Traditional joint source-channel coding (JSCC) suffers from heavy reliance on large-scale training data, modality-specific designs, high decoding complexity, and poor generalization. To address these limitations, this paper proposes Implicit-JSCC—a paradigm that operates per single-image instance via overfitting-driven implicit neural representation, directly optimizing channel symbols and an ultra-lightweight decoder (only 607 parameters, 641 multiplications per pixel), without any training dataset or pre-trained model. The method enables storage-free, cross-modal, single-shot offline encoding and repeated online decoding, inherently supporting source generalization. In high-SNR image transmission tasks, it achieves state-of-the-art (SOTA) performance while reducing decoding complexity by approximately three orders of magnitude—making it highly suitable for low-latency applications such as streaming media.
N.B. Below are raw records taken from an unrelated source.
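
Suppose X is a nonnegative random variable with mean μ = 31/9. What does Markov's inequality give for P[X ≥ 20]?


μ = E[X] = 31/9, a = 20.
Markov: P[X ≥ 20] ≤ μ/a = (31/9)/20 = 31/180.
Numerically: ≈ 0.17222.
(Since a = 20 > μ = 3.44444, the bound 31/180 is < 1 and informative.)

P[X ≥ 20] ≤ 31/180 ≈ 0.17222.


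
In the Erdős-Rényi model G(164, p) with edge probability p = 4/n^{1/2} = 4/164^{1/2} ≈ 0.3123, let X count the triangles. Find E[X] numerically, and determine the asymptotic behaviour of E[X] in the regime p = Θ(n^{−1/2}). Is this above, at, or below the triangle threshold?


Number of potential triangles: C(164, 3) = 721764.
Each occurs with probability p³ ≈ (0.3123)³ ≈ 3.047293e-02.
By linearity: E[X] = C(164, 3)·p³ ≈ 721764 · 3.047293e-02 ≈ 21994.2632.
Since α = 1/2 < 1, p = c/n^{1/2} ≫ 1/n is above the triangle threshold p ~ 1/n. Asymptotically E[X] ~ (c³/6)·n^{3(1−α)} = (4³/6)·n^{1.5} → ∞; triangles are abundant w.h.p.

E[X] ≈ 21994.2632; in regime p = Θ(1/n^{1/2}) E[X] diverges (above the triangle threshold p ~ 1/n).


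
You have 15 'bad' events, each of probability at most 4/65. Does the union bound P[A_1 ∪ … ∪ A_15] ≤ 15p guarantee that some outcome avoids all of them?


Union bound: P[∪_{i=1}^{15} A_i] ≤ Σ_i P[A_i] ≤ 15·p = 15·(4/65) = 12/13.
Numerically: 12/13 ≈ 0.923.
Is 12/13 < 1? YES.
Since P[∪ A_i] ≤ 12/13 < 1, the complement has P[∩ A_i^c] ≥ 1 − 12/13 = 1/13 > 0, so some outcome avoids every A_i.

15·p = 12/13 ≈ 0.923; existence CERTIFIED by the union bound.


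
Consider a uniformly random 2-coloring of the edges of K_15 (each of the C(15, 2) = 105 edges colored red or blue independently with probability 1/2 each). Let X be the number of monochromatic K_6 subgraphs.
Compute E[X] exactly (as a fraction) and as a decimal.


Let X = Σ_S X_S over the C(15, 6) = 5005 subsets S of size 6, where X_S = 1 if the K_6 on S is monochromatic.
For a fixed S, the K_6 on S has C(6, 2) = 15 edges. P[all 15 edges red] = (1/2)^15, and likewise for blue, so P[monochromatic] = 2·(1/2)^15 = 2^{1 − 15} = 1/16384.
By linearity of expectation: E[X] = C(15, 6) · 2^{1 − 15} = 5005 · 1/16384 = 5005/16384.
Numerically: E[X] ≈ 0.305481.

E[X] = C(15,6)·2^(1−C(6,2)) = 5005/16384 ≈ 0.305481.


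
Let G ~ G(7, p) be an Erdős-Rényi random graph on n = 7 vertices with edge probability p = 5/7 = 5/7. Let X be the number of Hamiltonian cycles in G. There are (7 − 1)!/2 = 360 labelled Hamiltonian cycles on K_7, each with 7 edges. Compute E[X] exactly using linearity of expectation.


K_7 has (7 − 1)!/2 = 360 labelled Hamiltonian cycles.
For each such Hamiltonian cycle H, let X_H = 1 if all 7 edges of H are present in G. Then P[X_H = 1] = p^{7} = (5/7)^{7} = 78125/823543.
By linearity: E[X] = Σ_H E[X_H] = 360 · p^{7} = 360 · 78125/823543 = 28125000/823543.
Numerically: E[X] ≈ 34.15.

E[X] = 360 · (5/7)^{7} = 28125000/823543 ≈ 34.15.


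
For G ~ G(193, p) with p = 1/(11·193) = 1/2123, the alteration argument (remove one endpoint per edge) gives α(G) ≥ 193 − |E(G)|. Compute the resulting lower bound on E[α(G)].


E[|E(G)|] = C(193, 2)·p = 18528 · (1/2123) = 96/11.
E[α(G)] ≥ n − E[|E(G)|] = 193 − 96/11 = 2027/11.
Numerically: ≈ 184.273.
(This is only a lower bound; the true E[α(G)] may be larger.)

E[α(G)] ≥ 2027/11 ≈ 184.273.


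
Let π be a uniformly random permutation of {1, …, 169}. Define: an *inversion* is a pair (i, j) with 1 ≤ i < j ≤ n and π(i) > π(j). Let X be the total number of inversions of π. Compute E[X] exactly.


Write X = Σ X_I over the C(169, 2) = 14196 pairs i < j, with X_I the indicator of one inversion.
There are 14196 indicators.
For each fixed pair i < j, the values π(i) and π(j) are two distinct elements of {1, …, 169} in uniformly random order; by symmetry P[π(i) > π(j)] = 1/2.
By linearity: E[X] = 14196 · (1/2) = C(169, 2) · (1/2) = 14196/2 = 7098 ≈ 7098.0000.

E[X] = 7098 = 7098.0000.


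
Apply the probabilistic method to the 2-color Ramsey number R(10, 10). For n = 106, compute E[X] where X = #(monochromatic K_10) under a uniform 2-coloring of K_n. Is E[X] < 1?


E[X] = C(106, 10) · 2^{1 − 45} = 31853506369685 · 2^{−44} = 31853506369685/17592186044416.
As a reduced fraction: E[X] = 31853506369685/17592186044416 ≈ 1.811.
Is E[X] < 1? NO.
Since E[X] ≥ 1, the first-moment bound is inconclusive at n = 106; it does NOT by itself certify R(10, 10) > 106.

E[X] = 31853506369685/17592186044416 ≈ 1.811; E[X] ≥ 1; first-moment method inconclusive here.


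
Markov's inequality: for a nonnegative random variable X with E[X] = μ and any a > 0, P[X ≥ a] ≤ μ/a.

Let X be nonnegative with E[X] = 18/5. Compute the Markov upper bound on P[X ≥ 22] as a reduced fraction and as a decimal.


μ = E[X] = 18/5, a = 22.
Markov: P[X ≥ 22] ≤ μ/a = (18/5)/22 = 9/55.
Numerically: ≈ 0.16364.
(Since a = 22 > μ = 3.60000, the bound 9/55 is < 1 and informative.)

P[X ≥ 22] ≤ 9/55 ≈ 0.16364.


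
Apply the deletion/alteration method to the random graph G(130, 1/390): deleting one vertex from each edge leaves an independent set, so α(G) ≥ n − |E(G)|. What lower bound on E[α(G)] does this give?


E[|E(G)|] = C(130, 2)·p = 8385 · (1/390) = 43/2.
E[α(G)] ≥ n − E[|E(G)|] = 130 − 43/2 = 217/2.
Numerically: ≈ 108.500000.
(This is only a lower bound; the true E[α(G)] may be larger.)

E[α(G)] ≥ 217/2 ≈ 108.500000.


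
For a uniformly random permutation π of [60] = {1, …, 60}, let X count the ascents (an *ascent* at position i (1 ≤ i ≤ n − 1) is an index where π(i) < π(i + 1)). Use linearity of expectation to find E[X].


Write X = Σ X_I over i = 1, …, 59, with X_I the indicator of one ascent.
There are 59 indicators.
For each fixed i, the pair (π(i), π(i+1)) is a uniformly random ordered pair of distinct values from {1, …, 60}; by symmetry P[π(i) < π(i+1)] = 1/2.
By linearity: E[X] = 59 · (1/2) = (60 − 1) · (1/2) = 59/2 ≈ 29.500.

E[X] = 59/2 = 29.500.


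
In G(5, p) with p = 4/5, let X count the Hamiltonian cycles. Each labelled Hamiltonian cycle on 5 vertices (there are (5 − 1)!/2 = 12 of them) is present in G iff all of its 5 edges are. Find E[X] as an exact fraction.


K_5 has (5 − 1)!/2 = 12 labelled Hamiltonian cycles.
For each such Hamiltonian cycle H, let X_H = 1 if all 5 edges of H are present in G. Then P[X_H = 1] = p^{5} = (4/5)^{5} = 1024/3125.
By linearity: E[X] = Σ_H E[X_H] = 12 · p^{5} = 12 · 1024/3125 = 12288/3125.
Numerically: E[X] ≈ 3.93216.

E[X] = 12 · (4/5)^{5} = 12288/3125 ≈ 3.93216.


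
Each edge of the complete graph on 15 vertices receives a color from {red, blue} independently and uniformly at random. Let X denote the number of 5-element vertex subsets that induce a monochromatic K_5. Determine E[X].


Let X = Σ_S X_S over the C(15, 5) = 3003 subsets S of size 5, where X_S = 1 if the K_5 on S is monochromatic.
For a fixed S, the K_5 on S has C(5, 2) = 10 edges. P[all 10 edges red] = (1/2)^10, and likewise for blue, so P[monochromatic] = 2·(1/2)^10 = 2^{1 − 10} = 1/512.
By linearity: E[X] = C(15, 5) · 2^{1 − 10} = 3003 · 1/512 = 3003/512.
Numerically: E[X] ≈ 5.865234.

E[X] = C(15,5)·2^(1−C(5,2)) = 3003/512 ≈ 5.865234.


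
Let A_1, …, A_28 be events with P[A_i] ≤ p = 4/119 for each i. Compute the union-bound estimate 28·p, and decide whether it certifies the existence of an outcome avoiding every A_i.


Union bound: P[∪_{i=1}^{28} A_i] ≤ Σ_i P[A_i] ≤ 28·p = 28·(4/119) = 16/17.
Numerically: 16/17 ≈ 0.941176.
Is 16/17 < 1? YES.
Since P[∪ A_i] ≤ 16/17 < 1, the complement has P[∩ A_i^c] ≥ 1 − 16/17 = 1/17 > 0, so some outcome avoids every A_i.

28·p = 16/17 ≈ 0.941176; existence CERTIFIED by the union bound.


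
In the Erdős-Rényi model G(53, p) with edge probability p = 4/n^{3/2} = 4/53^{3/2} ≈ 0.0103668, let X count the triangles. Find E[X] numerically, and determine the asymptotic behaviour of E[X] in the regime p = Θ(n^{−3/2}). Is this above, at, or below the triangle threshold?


Number of potential triangles: C(53, 3) = 23426.
Each occurs with probability p³ ≈ (0.0103668)³ ≈ 1.11413691e-06.
By linearity: E[X] = C(53, 3)·p³ ≈ 23426 · 1.11413691e-06 ≈ 0.026100.
Since α = 3/2 > 1, p = c/n^{3/2} = o(1/n) is below the triangle threshold p ~ 1/n. Asymptotically E[X] ~ (c³/6)·n^{3(1−α)} = (4³/6)·n^{-1.5} → 0, so by Markov's inequality G has no triangles w.h.p.

E[X] ≈ 0.026100; in regime p = Θ(1/n^{3/2}) E[X] tends to 0 (below the triangle threshold p ~ 1/n).


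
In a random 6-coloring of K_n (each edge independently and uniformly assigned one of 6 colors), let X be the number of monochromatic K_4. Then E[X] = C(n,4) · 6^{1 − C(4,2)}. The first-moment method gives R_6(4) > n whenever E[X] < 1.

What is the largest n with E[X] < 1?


We need C(n, 4) · 6^{1 − 6} < 1, i.e. C(n, 4) < 6^{6 − 1} = 7776.
Check values of n near the boundary:
  n = 21: C(21, 4) = 5985; 5985 < 7776? YES
  n = 22: C(22, 4) = 7315; 7315 < 7776? YES
  n = 23: C(23, 4) = 8855; 8855 < 7776? NO
  n = 24: C(24, 4) = 10626; 10626 < 7776? NO
  n = 25: C(25, 4) = 12650; 12650 < 7776? NO
The largest n with C(n, 4) < 7776 is n = 22 (where E[X] = 7315/7776 ≈ 0.94072). Hence R_6(4) > 22, i.e. R_6(4) ≥ 23.

Largest n = 22; hence R_6(4) > 22.


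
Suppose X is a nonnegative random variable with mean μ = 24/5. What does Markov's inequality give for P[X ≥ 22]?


μ = E[X] = 24/5, a = 22.
Markov: P[X ≥ 22] ≤ μ/a = (24/5)/22 = 12/55.
Numerically: ≈ 0.21818.
(Since a = 22 > μ = 4.80000, the bound 12/55 is < 1 and informative.)

P[X ≥ 22] ≤ 12/55 ≈ 0.21818.


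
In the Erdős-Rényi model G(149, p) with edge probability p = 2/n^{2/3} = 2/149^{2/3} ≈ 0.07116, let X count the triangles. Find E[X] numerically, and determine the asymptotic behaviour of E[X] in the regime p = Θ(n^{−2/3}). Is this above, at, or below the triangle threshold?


Number of potential triangles: C(149, 3) = 540274.
Each occurs with probability p³ ≈ (0.07116)³ ≈ 3.603441e-04.
By linearity: E[X] = C(149, 3)·p³ ≈ 540274 · 3.603441e-04 ≈ 194.6846.
Since α = 2/3 < 1, p = c/n^{2/3} ≫ 1/n is above the triangle threshold p ~ 1/n. Asymptotically E[X] ~ (c³/6)·n^{3(1−α)} = (2³/6)·n^{1} → ∞; triangles are abundant w.h.p.

E[X] ≈ 194.6846; in regime p = Θ(1/n^{2/3}) E[X] diverges (above the triangle threshold p ~ 1/n).


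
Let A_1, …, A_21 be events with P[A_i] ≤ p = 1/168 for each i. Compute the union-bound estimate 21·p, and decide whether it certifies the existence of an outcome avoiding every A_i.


Union bound: P[∪_{i=1}^{21} A_i] ≤ Σ_i P[A_i] ≤ 21·p = 21·(1/168) = 1/8.
Numerically: 1/8 ≈ 0.125000.
Is 1/8 < 1? YES.
Since P[∪ A_i] ≤ 1/8 < 1, the complement has P[∩ A_i^c] ≥ 1 − 1/8 = 7/8 > 0, so some outcome avoids every A_i.

21·p = 1/8 ≈ 0.125000; existence CERTIFIED by the union bound.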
This paper introduces Implicit-JSCC, a novel overfitted joint source-channel coding paradigm that directly optimizes channel symbols and a lightweight neural decoder for each source. This instance-specific strategy eliminates the need for training datasets or pre-trained models, enabling a storage-free, modality-agnostic solution. As a low-complexity alternative, Implicit-JSCC achieves efficient image transmission with around 1000x lower decoding complexity, using as few as 607 model parameters and 641 multiplications per pixel. This overfitted design inherently addresses source generalizability and achieves state-of-the-art results in the high SNR regimes, underscoring its promise for future communication systems, especially streaming scenarios where one-time offline encoding supports multiple online decoding.